The autumn international programme gets underway for England on Sunday when they host Tonga in the first of three eagerly-anticipated tests.
Shaun Wane’s 24-man squad for the series was revealed on Tuesday morning and there were surprises aplenty in terms of inclusions and those who have been omitted for various reasons.
Wane and Tongan counterpart Kristian Woolf met with the press on Tuesday afternoon to discuss the upcoming series, and there were plenty of topics on the agenda.
Here are the biggest takeaways…
Is Harry a New-man?
With Herbie Farnworth, Jake Wardle and Mark Percival unavailable due to injury, it left the door ajar for arguably the biggest surprise of all in Wane’s squad: Leeds Rhinos centre Harry Newman.
There is categorically no doubting Newman’s talent but it is only a month since Wane admitted there would have to be significant changes to his game for the England coach to consider calling up.
There have been question marks over Newman’s on-field attitude, and criticisms of perceived petulance.
But Wane has made it abundantly clear that this is Newman’s chance to show once and for all those issues can be a thing of the past.
“Hopefully we’ve sorted him out and we’ll see the best of Harry in this three-test series,” Wane said.
“I’m very positive that he’s going to turn the corner and Leeds will get a better player back.”
It is a bold claim, given how those issues have failed to shift at Leeds this season.
But Wane is certainly right that if he and England can get the best out of him, Newman still has the tools to be one of the best centres in the game.
You sense, though, that his long-term international career hinges on making the most of this surprise opportunity across the next month.
End of the road for St Helens duo?
For the second year in a row, England are without the services of two of their best players in Jonny Lomax and Alex Walmsley.
The St Helens pair are once again unavailable due to injury, just as they were in last year’s World Cup.
With an abundance of talent at his disposal and a long-term plan to build towards the 2026 World Cup, it has left many wondering whether the door could now be closed on both Lomax and Walmsley’s international future.
Wane, for what it was worth, appeared to leave the door slightly ajar.
But he did admit: “Without sounding nasty, I’ve forgot about them now. They can’t play, it’s all about the 24-man squad I’ve picked. We’ll see what happens next year for the Samoa games.”
By then though, both Lomax and Walmsley will be 34 and with them both missing again this year, you do have to suspect their time in an England shirt could now be over.
Wane admitted he had given serious thought to leaving captain George Williams out of his squad altogether, given how he could still miss two of the three tests.
England hope that situation will change at a disciplinary hearing on Tuesday evening when the Warrington Wolves half-back will contest a two-match ban.
The hope is that at least one of those two matches will be scrubbed, freeing Williams for the final games of the series in Huddersfield and Leeds.
But Wane stopped short of declaring who would replace Williams in St Helens on Sunday, saying: “I’ve not even thought about that, being genuinely honest. I’ll deal with that tonight when we find out the results.”

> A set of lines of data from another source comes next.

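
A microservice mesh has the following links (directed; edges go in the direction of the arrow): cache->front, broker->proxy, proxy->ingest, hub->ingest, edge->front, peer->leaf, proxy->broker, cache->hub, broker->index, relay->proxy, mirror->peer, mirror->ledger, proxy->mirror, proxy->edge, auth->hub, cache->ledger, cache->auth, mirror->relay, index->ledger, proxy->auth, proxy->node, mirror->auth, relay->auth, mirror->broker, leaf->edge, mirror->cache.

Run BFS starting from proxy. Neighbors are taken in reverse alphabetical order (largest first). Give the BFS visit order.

Visit proxy; enqueue node, mirror, ingest, edge, broker, auth → queue [node, mirror, ingest, edge, broker, auth]
Visit node → queue [mirror, ingest, edge, broker, auth]
Visit mirror; enqueue relay, peer, ledger, cache → queue [ingest, edge, broker, auth, relay, peer, ledger, cache]
Visit ingest → queue [edge, broker, auth, relay, peer, ledger, cache]
Visit edge; enqueue front → queue [broker, auth, relay, peer, ledger, cache, front]
Visit broker; enqueue index → queue [auth, relay, peer, ledger, cache, front, index]
Visit auth; enqueue hub → queue [relay, peer, ledger, cache, front, index, hub]
Visit relay → queue [peer, ledger, cache, front, index, hub]
Visit peer; enqueue leaf → queue [ledger, cache, front, index, hub, leaf]
Visit ledger → queue [cache, front, index, hub, leaf]
Visit cache → queue [front, index, hub, leaf]
Visit front → queue [index, hub, leaf]
Visit index → queue [hub, leaf]
Visit hub → queue [leaf]
Visit leaf → queue []

proxy, node, mirror, ingest, edge, broker, auth, relay, peer, ledger, cache, front, index, hub, leaf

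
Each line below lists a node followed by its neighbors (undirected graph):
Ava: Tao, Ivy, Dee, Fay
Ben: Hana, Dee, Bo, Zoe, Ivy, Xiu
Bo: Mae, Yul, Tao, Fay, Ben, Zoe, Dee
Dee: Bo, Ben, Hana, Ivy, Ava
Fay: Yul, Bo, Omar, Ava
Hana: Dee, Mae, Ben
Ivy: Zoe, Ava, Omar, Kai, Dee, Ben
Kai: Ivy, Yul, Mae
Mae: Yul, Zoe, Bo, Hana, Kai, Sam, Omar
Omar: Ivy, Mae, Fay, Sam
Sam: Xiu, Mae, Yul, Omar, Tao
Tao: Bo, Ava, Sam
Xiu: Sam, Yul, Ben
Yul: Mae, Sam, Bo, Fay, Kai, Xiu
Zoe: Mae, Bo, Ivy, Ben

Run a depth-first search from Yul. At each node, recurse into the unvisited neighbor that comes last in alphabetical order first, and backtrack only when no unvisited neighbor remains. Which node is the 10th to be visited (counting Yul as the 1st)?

Visit Yul
Yul → Xiu
Xiu → Sam
Sam → Tao
Tao → Bo
Bo → Zoe
Zoe → Mae
Mae → Omar
Omar → Ivy
Ivy → Kai
Ivy → Dee
Dee → Hana
Hana → Ben
Dee → Ava
Ava → Fay

Visit order: Yul, Xiu, Sam, Tao, Bo, Zoe, Mae, Omar, Ivy, Kai, Dee, Hana, Ben, Ava, Fay

Kai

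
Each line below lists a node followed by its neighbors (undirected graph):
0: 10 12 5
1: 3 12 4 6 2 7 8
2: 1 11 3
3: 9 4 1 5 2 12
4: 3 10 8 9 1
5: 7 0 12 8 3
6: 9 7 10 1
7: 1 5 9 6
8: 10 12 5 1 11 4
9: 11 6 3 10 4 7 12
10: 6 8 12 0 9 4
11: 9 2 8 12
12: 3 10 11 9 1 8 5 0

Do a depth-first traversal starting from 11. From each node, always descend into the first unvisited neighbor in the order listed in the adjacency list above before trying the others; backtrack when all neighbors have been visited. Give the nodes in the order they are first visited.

11 → 9 → 6 → 7 → 1 → 3 → 4 → 10 → 8 → 12 → 5 → 0 → 2

Visit 11
11 → 9
9 → 6
6 → 7
7 → 1
1 → 3
3 → 4
4 → 10
10 → 8
8 → 12
12 → 5
5 → 0
3 → 2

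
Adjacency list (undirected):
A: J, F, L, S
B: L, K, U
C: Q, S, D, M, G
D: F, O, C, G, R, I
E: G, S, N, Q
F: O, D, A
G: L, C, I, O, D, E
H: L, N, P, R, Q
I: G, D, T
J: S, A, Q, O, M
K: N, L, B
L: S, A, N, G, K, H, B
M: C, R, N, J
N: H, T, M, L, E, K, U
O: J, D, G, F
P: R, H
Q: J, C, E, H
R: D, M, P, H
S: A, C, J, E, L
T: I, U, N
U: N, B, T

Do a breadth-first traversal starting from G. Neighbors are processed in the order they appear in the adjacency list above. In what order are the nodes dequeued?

Visit G; enqueue L, C, I, O, D, E → queue [L, C, I, O, D, E]
Visit L; enqueue S, A, N, K, H, B → queue [C, I, O, D, E, S, A, N, K, H, B]
Visit C; enqueue Q, M → queue [I, O, D, E, S, A, N, K, H, B, Q, M]
Visit I; enqueue T → queue [O, D, E, S, A, N, K, H, B, Q, M, T]
Visit O; enqueue J, F → queue [D, E, S, A, N, K, H, B, Q, M, T, J, F]
Visit D; enqueue R → queue [E, S, A, N, K, H, B, Q, M, T, J, F, R]
Visit E → queue [S, A, N, K, H, B, Q, M, T, J, F, R]
Visit S → queue [A, N, K, H, B, Q, M, T, J, F, R]
Visit A → queue [N, K, H, B, Q, M, T, J, F, R]
Visit N; enqueue U → queue [K, H, B, Q, M, T, J, F, R, U]
Visit K → queue [H, B, Q, M, T, J, F, R, U]
Visit H; enqueue P → queue [B, Q, M, T, J, F, R, U, P]
Visit B → queue [Q, M, T, J, F, R, U, P]
Visit Q → queue [M, T, J, F, R, U, P]
Visit M → queue [T, J, F, R, U, P]
Visit T → queue [J, F, R, U, P]
Visit J → queue [F, R, U, P]
Visit F → queue [R, U, P]
Visit R → queue [U, P]
Visit U → queue [P]
Visit P → queue []

G, L, C, I, O, D, E, S, A, N, K, H, B, Q, M, T, J, F, R, U, P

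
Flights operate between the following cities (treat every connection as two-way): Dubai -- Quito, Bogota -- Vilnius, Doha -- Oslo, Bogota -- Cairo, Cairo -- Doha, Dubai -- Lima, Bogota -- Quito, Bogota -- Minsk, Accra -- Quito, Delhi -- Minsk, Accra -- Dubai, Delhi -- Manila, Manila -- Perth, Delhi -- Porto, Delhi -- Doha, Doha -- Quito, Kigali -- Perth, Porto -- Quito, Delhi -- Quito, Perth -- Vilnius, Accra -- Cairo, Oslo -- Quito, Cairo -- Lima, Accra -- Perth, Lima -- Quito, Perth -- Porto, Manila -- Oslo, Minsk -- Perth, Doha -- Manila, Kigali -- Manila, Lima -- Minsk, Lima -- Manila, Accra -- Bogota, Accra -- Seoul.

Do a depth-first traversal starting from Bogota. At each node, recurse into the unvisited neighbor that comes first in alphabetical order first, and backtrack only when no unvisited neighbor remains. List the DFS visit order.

Visit Bogota
Bogota → Accra
Accra → Cairo
Cairo → Doha
Doha → Delhi
Delhi → Manila
Manila → Kigali
Kigali → Perth
Perth → Minsk
Minsk → Lima
Lima → Dubai
Dubai → Quito
Quito → Oslo
Quito → Porto
Perth → Vilnius
Accra → Seoul

Bogota -> Accra -> Cairo -> Doha -> Delhi -> Manila -> Kigali -> Perth -> Minsk -> Lima -> Dubai -> Quito -> Oslo -> Porto -> Vilnius -> Seoul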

He certainly has options, though. Elliott Whitehead and Tom Burgess are both mainstays of the set-up but there is also Victor Radley, who is a popular figure within camp and who has a strong relationship with Wane. Even Jack Welsby could lay a claim to being captain in the event Williams is unavailable.
History awaits – and a big step for international rugby league
It is 28 years since Tonga last played England in this part of the world: a 25-24 defeat at Wilderspool in 1995.
But the very fact they are the team touring England and not Australia or New Zealand underlines both how far Tongan rugby league has come, and what a seminal moment for the international game this tour represents on the whole. It was a point not lost on Kristian Woolf, either.
“It’s very historic,” he said. “We’re the first tier two nation to do this or get that sort of invite.
“To come and play a three-game series against a tier one nation in England, it’s a big deal and something we’re very excited about.
“We’ve drummed on about wanting more opportunities and meaningful games and we’re really looking forward to it.”
If this series proves to be a success, it could open more doors for more tours all around the world. And few supporters of the game would begrudge that.